Recognize the “psychological contract.” It’s not the traditional “employment contract, he said. “It’s what we think we’re getting out of our jobs—pay, satisfaction, well-being—and what we think we’re putting into our jobs. Is that contract fair based on what I signed up for?”

Klotz said a collective reconsideration of their psychological contract “led many people to say they want to make a change and do something different,” which helped fuel the Great Resignation. “Organizations that had taken eyes off employees noticed that this was an opportunity, a chance for them to rethink work, to embrace autonomous decision-making and better benefits, such as sabbaticals. Many organizations are still working through that today.”

Don’t make a control grab. In such a situation, Klotz said, some leaders wanted to “take control of the situation” with steps such as replacing more worker with robots and setting up more surveillance of employees. “They would think, ‘As soon as the economy isn’t as favorable for workers, the Great Resignation is going to be over,’” he said.

“But quitting isn’t the [only] problem. If 20 percent of your workforce quits, that’s bad, but if 20 percent to 30 percent more aren’t quitting because they can’t, that’s a worse situation.” And it’s where the term “quiet quitting” came from.

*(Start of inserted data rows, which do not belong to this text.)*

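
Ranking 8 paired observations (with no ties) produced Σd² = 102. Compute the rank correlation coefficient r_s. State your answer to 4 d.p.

ρ = 1 − 6Σd² / [n(n²−1)] = 1 − 6×102 / (8×63)
  = 1 − 612/504 = 1 − 1.21429 ≈ -0.2143

-0.2143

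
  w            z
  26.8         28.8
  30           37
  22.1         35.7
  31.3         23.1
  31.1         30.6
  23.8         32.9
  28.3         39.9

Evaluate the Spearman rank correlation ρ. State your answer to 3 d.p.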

Beware “employee deviance.” Frustrated workers may escalate their displeasure in an organization with outright hostility. “If you cut pay,” Klotz said, “Employee theft will go up. As human beings, we find ways of getting even. Workers trapped inside companies are resentful, and that has spawned other [terms], such as ‘loud quitting.’ They can go on TikTok and damage the employer brand. There’s also ‘rage applying’ for [other] jobs among employees who feel that quitting isn’t an option, and their co-workers see that as well.”

Partner with CHROs. As with CFOs these days, Klotz said, human resources executives “have a bigger seat at the table” in the post-pandemic corporation. “There is an opportunity to partner with the CHRO and say, ‘Where does analytics say we can invest in employees and get a bigger payback?’” Also, work with CHROs to find out what’s going on among rank-and-file employees. “Are systems in place? Often, the experiences of frontline workers get trapped in middle management.”

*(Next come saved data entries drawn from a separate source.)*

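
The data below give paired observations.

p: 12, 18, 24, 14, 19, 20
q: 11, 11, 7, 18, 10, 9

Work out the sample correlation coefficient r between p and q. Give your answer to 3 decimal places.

n = 6, Σp = 107, Σq = 66, Σp² = 2001, Σq² = 796, Σpq = 1120
nΣpq − ΣpΣq = 6720 − 7062 = -342
nΣp² − (Σp)² = 12006 − 11449 = 557; nΣq² − (Σq)² = 4776 − 4356 = 420
r = -342 / √(557 × 420) = -342 / 483.6734 ≈ -0.707

-0.707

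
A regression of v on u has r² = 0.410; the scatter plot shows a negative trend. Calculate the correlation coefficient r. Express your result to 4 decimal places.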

Work on “offboarding.” Most employee turnover happens within the first year, especially late in that period, Klotz said. “Think about how much you invest in onboarding, yet that statistic still exists,” he said. “Employees say, ‘This isn’t what I thought it was going to be.’ But what happened in that first year that leads to high turnover? There’s probably some low-hanging fruit” that can be harvested if companies are committed to conducting effective exit interviews.

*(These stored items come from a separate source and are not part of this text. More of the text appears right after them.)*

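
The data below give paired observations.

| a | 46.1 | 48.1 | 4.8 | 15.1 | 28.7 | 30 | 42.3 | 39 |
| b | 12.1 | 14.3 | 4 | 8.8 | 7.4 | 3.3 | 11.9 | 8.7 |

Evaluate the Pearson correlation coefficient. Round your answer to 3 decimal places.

n = 8, Σa = 254.1, Σb = 70.5, Σa² = 9723.85, Σb² = 727.29, Σab = 2551.77
nΣab − ΣaΣb = 20414.16 − 17914.05 = 2500.11
nΣa² − (Σa)² = 77790.8 − 64566.81 = 13223.99; nΣb² − (Σb)² = 5818.32 − 4970.25 = 848.07
r = 2500.11 / √(13223.99 × 848.07) = 2500.11 / 3348.8609 ≈ 0.747

0.747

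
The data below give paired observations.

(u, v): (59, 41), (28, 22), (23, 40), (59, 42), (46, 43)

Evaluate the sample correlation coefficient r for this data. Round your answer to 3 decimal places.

n = 5, Σu = 215, Σv = 188, Σu² = 10391, Σv² = 7378, Σuv = 8411
nΣuv − ΣuΣv = 42055 − 40420 = 1635
nΣu² − (Σu)² = 51955 − 46225 = 5730; nΣv² − (Σv)² = 36890 − 35344 = 1546
r = 1635 / √(5730 × 1546) = 1635 / 2976.3367 ≈ 0.549

0.549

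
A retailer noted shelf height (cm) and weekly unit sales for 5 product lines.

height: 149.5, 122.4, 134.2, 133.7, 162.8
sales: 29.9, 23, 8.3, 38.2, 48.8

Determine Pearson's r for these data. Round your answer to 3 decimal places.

0.648

n = 5, Σx = 702.6, Σy = 148.2, Σx² = 99721.18, Σy² = 5332.58, Σxy = 21451.09
nΣxy − ΣxΣy = 107255.45 − 104125.32 = 3130.13
nΣx² − (Σx)² = 498605.9 − 493646.76 = 4959.14; nΣy² − (Σy)² = 26662.9 − 21963.24 = 4699.66
r = 3130.13 / √(4959.14 × 4699.66) = 3130.13 / 4827.6570 ≈ 0.648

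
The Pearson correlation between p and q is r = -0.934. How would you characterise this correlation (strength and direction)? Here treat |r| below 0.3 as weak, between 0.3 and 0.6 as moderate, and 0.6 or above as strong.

strong negative

r = -0.934 < 0 so the relationship is negative.
|r| = 0.934, which falls in the strong range.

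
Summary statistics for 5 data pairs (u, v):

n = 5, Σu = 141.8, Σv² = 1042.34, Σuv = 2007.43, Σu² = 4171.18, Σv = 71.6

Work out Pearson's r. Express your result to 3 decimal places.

-0.458

r = (nΣuv − ΣuΣv) / √[(nΣu² − (Σu)²)(nΣv² − (Σv)²)]
Numerator: 5×2007.43 − 141.8×71.6 = -115.73
Denominator: √[(20855.9 − 20107.24)(5211.7 − 5126.56)] = √[748.66 × 85.14] = 252.4696
r = -115.73 / 252.4696 ≈ -0.458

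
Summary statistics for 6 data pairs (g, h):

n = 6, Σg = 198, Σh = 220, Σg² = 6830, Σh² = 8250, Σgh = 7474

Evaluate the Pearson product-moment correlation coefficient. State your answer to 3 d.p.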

Beware the “generational differences” canard. Klotz said the best research so far has shown few actual differences among generations in terms of how American workers approach leaving their jobs. Instead, he said, a key dynamic is that boomers and millennials distrust one another’s attitudes. “Those two generations are particularly adversarial,” Klotz said. “But studies show where there are small interventions to debunk generational myths, a lot of attitudes went away in those individuals.”